In post after post, people raged about a renewable energy project that would put wind turbines and solar development in the Horse Heaven Hills where he farms. Critics from Pasco, Kennewick and Richland attacked the plan as an outrage that would blemish cherished vistas to the profit of an out-of-state developer looking to export power to Western Washington, Oregon or California.
The project unleashing such passions would be one of the region's largest renewable energy installations of the past decade with an estimated cost of $1.7 billion.
Wiley is a big supporter. It would generate lease fees that would be a financial boon for his family and dozens of other wheat-growing lease holders in a hardscrabble part of South Central Washington where farmers have long struggled to coax profitable yields from the arid land. So, he decided to compose a kind of farmer's manifesto, which he drafted on a keyboard inside the cab while the tractor kept on planting seed.
"This is a community of survivors, forgotten by the world and ever shrinking, but not going anywhere anytime soon. And lately we are feeling rather betrayed by our neighbors in the Tri Cities," Wiley wrote. "Shame on you for condemning construction on a ridge while hoping to someday build a mansion on the very same hill. Shame on you for being this upset about something that, at very most, would be a slight change to your backyard view. Because this same thing would be an absolute, life-changing blessing to your neighboring community."
Wiley's letter, published online and in several newspapers, drew hundreds of responses that offered stark evidence of the fault lines that have opened up in Benton County over this project in the Horse Heaven Hills.
"People were either very supportive or like, 'I hope you go broke and your family starves,' " Wiley said. "I definitely had a target on my back."
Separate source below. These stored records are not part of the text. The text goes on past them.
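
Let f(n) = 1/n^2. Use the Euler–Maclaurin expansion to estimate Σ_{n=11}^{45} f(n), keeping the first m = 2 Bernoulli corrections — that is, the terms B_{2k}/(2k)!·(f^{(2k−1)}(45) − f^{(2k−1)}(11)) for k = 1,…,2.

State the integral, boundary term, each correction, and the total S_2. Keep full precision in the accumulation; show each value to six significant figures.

S_2 ≈ 0.0731892

∫_11^45 1/x^2 dx evaluates to 0.0686869.
Endpoint term: (f(11) + f(45))/2 = (0.00826446 + 0.000493827)/2 = 0.00437914.
Integral + boundary = 0.0730660.
k=1: B_{2}/(2)! × [f^{(1)}(45) − f^{(1)}(11)] = 1/12 × (-2.19479e-05 − (-0.00150263)) = 0.000123390.
Partial sum through k=1: 0.0731894.
k=2: B_{4}/(4)! × [f^{(3)}(45) − f^{(3)}(11)] = −1/720 × (-1.30061e-07 − (-0.000149021)) = -2.06793e-07.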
The project was put together by Boulder, Colorado-based Scout Clean Energy, which is owned by Quinbrook Infrastructure Partners, a global private equity firm.
As proposed, Scout could erect up to 244 wind turbines spaced across a 24-mile swath of the upper elevations of the Horse Heaven Hills, a long, prominent ridgeline — formed of volcanic basalt — in the Columbia River basin to the south and west of the Tri-Cities. The wind turbines' height, for the preferred model as measured from ground to blade tip, would rise up to 496 feet. Some could tower 671 feet, taller than the Space Needle.
The project also would include several solar sites that could eventually cover more than 6,500 acres, as well as a battery complex to store and then release some electricity in the evening when demand may be stronger. Running at full capacity, the project could produce up to 1,150 megawatts of power. With the up-and-down nature of solar and wind power, the project would operate over the course of a year at well below half that capacity. Still, the output is expected to generate enough electricity for some 275,000 homes.